The RLX is just about as close as you can get to an autonomous car: With the lane-keeping assist system (LKAS) activated, the car will retain its position in a lane. If the driver removes his or her hands from the wheel long enough, it will prompt with a message “Steering Required” to make sure he or she is awake. The adaptive cruise control made my trip a breeze – even with notoriously heavy traffic on the Tucson-to-Phoenix I-10 corridor. The car maintained a preset distance from the vehicle ahead of us. These types of features would make a long drive amazing.
Real-World Insights – Pros:
- The ultimate cross-country ride. Very refined, quiet and smooth on the highway. Zero wind noise. The doors close solidly. The car has “substance” and feels quality throughout. Grant Road in Tucson is in horrible shape, but the RLX made it bearable.
- Comfort is top-notch. Ventilated seats work almost immediately – a feature that would be used frequently here in Phoenix.
- Safety and driver-assistance features are great helps, especially the adaptive cruise control and lane departure assist systems.
- Competent canyon carver. Despite its size, the RLX suspension is confidence-inspiring. P-AWS is subtle yet important for helping this big car feel nimble in tight cornering situations.
- Luxury is cutting edge. Love the little touches like power folding sideview mirrors. Jack said, “Now this is luxury” when he was playing with the rear window sunshades.
- Front-wheel-drive platform does exhibit some tire spin from hard acceleration. AWD will help this car launch with more authority.

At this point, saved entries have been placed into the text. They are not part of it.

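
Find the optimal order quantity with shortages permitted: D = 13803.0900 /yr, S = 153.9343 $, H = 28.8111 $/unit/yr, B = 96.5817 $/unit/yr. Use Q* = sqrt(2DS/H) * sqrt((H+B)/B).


sqrt(2DS/H) = 384.0528
sqrt((H+B)/B) = 1.1394
Q* = 384.0528 * 1.1394 = 437.6025

437.6025 units


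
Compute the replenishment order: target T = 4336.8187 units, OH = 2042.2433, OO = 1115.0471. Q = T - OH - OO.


Inventory position = OH + OO = 2042.2433 + 1115.0471 = 3157.2904
Q = 4336.8187 - 3157.2904 = 1179.5283

1179.5283 units


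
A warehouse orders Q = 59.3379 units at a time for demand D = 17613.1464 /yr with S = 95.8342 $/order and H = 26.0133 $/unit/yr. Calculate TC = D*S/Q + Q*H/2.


Ordering cost = D*S/Q = 28446.2678
Holding cost = Q*H/2 = 771.7873
TC = 28446.2678 + 771.7873 = 29218.0551

29218.0551 $/yr


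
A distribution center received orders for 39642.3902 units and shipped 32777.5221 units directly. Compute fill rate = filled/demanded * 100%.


FR = 32777.5221 / 39642.3902 * 100 = 82.6830

82.6830%


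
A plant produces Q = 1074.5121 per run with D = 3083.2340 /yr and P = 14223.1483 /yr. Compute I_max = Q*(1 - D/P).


D/P = 0.2168
1 - D/P = 0.7832
I_max = 1074.5121 * 0.7832 = 841.5839

841.5839 units


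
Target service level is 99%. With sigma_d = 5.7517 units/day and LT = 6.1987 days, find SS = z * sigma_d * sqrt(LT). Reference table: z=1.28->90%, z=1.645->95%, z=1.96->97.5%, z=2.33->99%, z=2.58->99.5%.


From the table, SL = 99% corresponds to z = 2.33
sqrt(LT) = sqrt(6.1987) = 2.4897
SS = 2.33 * 5.7517 * 2.4897 = 33.3659

33.3659 units


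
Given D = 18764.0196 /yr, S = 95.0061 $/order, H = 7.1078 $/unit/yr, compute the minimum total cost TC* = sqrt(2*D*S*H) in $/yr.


2*D*S*H = 25342097.8424
TC* = sqrt(25342097.8424) = 5034.0935

5034.0935 $/yr


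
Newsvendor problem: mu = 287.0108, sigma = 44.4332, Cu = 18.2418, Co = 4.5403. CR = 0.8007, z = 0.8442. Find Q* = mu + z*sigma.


CR = Cu/(Cu+Co) = 18.2418/(18.2418+4.5403) = 0.8007
z = 0.8442
Q* = 287.0108 + 0.8442 * 44.4332 = 324.5213

324.5213 units


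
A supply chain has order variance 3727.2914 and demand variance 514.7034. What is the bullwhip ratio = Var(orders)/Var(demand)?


BW = 3727.2914 / 514.7034 = 7.2416

7.2416


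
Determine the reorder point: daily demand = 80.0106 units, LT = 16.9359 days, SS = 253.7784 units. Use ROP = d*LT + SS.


d*LT = 80.0106 * 16.9359 = 1355.0515
ROP = 1355.0515 + 253.7784 = 1608.8299

1608.8299 units


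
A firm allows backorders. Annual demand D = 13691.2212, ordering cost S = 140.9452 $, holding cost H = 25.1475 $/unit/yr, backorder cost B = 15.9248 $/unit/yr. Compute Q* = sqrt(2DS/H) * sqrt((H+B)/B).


sqrt(2DS/H) = 391.7544
sqrt((H+B)/B) = 1.6060
Q* = 391.7544 * 1.6060 = 629.1459

629.1459 units


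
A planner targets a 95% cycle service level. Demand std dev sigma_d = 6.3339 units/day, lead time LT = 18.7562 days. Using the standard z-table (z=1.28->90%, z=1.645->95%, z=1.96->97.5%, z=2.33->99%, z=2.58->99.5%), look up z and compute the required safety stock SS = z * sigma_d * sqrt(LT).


From the table, SL = 95% corresponds to z = 1.645
sqrt(LT) = sqrt(18.7562) = 4.3308
SS = 1.645 * 6.3339 * 4.3308 = 45.1242

45.1242 units


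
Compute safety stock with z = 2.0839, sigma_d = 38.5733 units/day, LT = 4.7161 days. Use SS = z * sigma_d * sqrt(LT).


sqrt(LT) = sqrt(4.7161) = 2.1717
SS = 2.0839 * 38.5733 * 2.1717 = 174.5642

174.5642 units


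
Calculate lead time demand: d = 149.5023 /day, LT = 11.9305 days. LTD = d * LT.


LTD = 149.5023 * 11.9305 = 1783.6372

1783.6372 units


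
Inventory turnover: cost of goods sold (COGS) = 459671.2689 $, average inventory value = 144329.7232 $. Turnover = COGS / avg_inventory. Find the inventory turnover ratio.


Turnover = 459671.2689 / 144329.7232 = 3.1849

3.1849


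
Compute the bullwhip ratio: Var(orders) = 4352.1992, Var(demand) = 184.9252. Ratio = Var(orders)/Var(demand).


BW = 4352.1992 / 184.9252 = 23.5349

23.5349


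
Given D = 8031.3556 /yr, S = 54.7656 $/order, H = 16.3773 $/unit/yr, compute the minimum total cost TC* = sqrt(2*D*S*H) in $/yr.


2*D*S*H = 14406849.0433
TC* = sqrt(14406849.0433) = 3795.6355

3795.6355 $/yr


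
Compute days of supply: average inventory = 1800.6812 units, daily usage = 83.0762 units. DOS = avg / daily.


DOS = 1800.6812 / 83.0762 = 21.6751

21.6751 days


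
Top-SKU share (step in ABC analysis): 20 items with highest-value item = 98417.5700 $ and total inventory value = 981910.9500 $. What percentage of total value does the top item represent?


Top item = 98417.5700
Total = 981910.9500
Percentage = 98417.5700 / 981910.9500 * 100 = 10.0231

10.0231%


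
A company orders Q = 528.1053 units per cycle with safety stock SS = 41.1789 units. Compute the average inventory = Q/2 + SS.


Q/2 = 264.0527
Avg = 264.0527 + 41.1789 = 305.2316

305.2316 units


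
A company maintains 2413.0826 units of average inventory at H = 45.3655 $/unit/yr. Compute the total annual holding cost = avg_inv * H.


Cost = 2413.0826 * 45.3655 = 109470.6987

109470.6987 $/yr


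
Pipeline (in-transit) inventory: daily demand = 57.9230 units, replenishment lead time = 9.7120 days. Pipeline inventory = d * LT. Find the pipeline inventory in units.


Pipeline = 57.9230 * 9.7120 = 562.5482

562.5482 units


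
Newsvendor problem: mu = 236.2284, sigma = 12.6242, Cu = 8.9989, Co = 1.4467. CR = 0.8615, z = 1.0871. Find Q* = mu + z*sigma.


CR = Cu/(Cu+Co) = 8.9989/(8.9989+1.4467) = 0.8615
z = 1.0871
Q* = 236.2284 + 1.0871 * 12.6242 = 249.9522

249.9522 units


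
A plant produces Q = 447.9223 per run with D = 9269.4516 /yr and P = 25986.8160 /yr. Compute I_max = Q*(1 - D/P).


D/P = 0.3567
1 - D/P = 0.6433
I_max = 447.9223 * 0.6433 = 288.1492

288.1492 units


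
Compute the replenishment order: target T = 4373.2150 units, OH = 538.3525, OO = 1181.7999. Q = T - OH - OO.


Inventory position = OH + OO = 538.3525 + 1181.7999 = 1720.1524
Q = 4373.2150 - 1720.1524 = 2653.0626

2653.0626 units


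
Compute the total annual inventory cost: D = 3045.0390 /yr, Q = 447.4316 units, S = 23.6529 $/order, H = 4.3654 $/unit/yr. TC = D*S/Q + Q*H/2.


Ordering cost = D*S/Q = 160.9721
Holding cost = Q*H/2 = 976.6090
TC = 160.9721 + 976.6090 = 1137.5811

1137.5811 $/yr


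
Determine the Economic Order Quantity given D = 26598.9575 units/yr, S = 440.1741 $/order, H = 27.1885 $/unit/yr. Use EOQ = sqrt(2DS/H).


2*D*S = 2 * 26598.9575 * 440.1741 = 23416344.3570
2*D*S/H = 861259.1484
EOQ = sqrt(861259.1484) = 928.0405

928.0405 units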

- Dual-screen instrument panel interface is often duplicative in nature. When I changed the music volume via the steering wheel control, it showed the audio level in 3 separate places! Also, the album art is teeny and there appears to be plenty of space to make it bigger.
- For a $61k car, it should have foglights.
The Acura RLX gets more than its share of criticism. I heard, “Looks like an Impala,” a couple of times this week while showing it off. And some people will never get over the front end styling no matter how much Acura refines it. But I honestly feel like if everyone who judged this car would take a few moments in the driver’s seat before declaring it a failure, their ballots would swing completely in the other direction.
The RLX brought just a huge grin to my face as I threw it around the corners at Mount Lemmon, and it pampered me in the process. The travel experience in the RLX can be as engaging OR as effortless as the driver wishes to make it. That’s the beauty of this car. Want to rocket up the mountain and hug those curves? Great. Feeling drained after a hectic workday? I can think of no better vehicle to commute in. The RLX can play many roles, and I can say with certainty that it’s a vehicle I would be proud to own. Thanks to Acura for the loan!
Here are the rest of the pictures & a video from Saturday’s adventure.
Kelvin, Jim, Brad pre-departure
Staging for the trip: NSX, 370Z, RS5, TL SH-AWD
The guys, chatting it up before leaving the Phoenix area
Kelvin checks out the interior of the RLX
I guess the Acuras didn’t get the “let’s back in” parking memo. Nick’s Aztec Red Nissan Z was by far the lowest vehicle of the bunch.
How’s that synchro-rev tranny treating you, Matt?
Taking a breather at Windy Point lookout, about halfway to the summit. Will, Matt, Alan, Paul, Kurt, Nick
What was Kurt pointing at here?
Little hike to a scenic overlook: Allen, Paul, Brad, Tyson
Soaking up the scenery: Kurt, Paul, Nick
The guys admiring some of those RLX lines
Two sport coupes with completely different missions
Lunch at Fortunato’s Italian Deli on Tanque Verde Rd in Tucson
Will gets cozy in the RLX driver seat
Kelvin takes a peek at its 3.5-liter engine
And Kurt… well, I don’t know what Kurt was doing here
A look at the RLX dual-screen interface
Rolling back home
And a sunset pic with the Acura brothers, Tyson and Paul
Thanks as always to my friends for joining for the drive, whether in person or via the blog.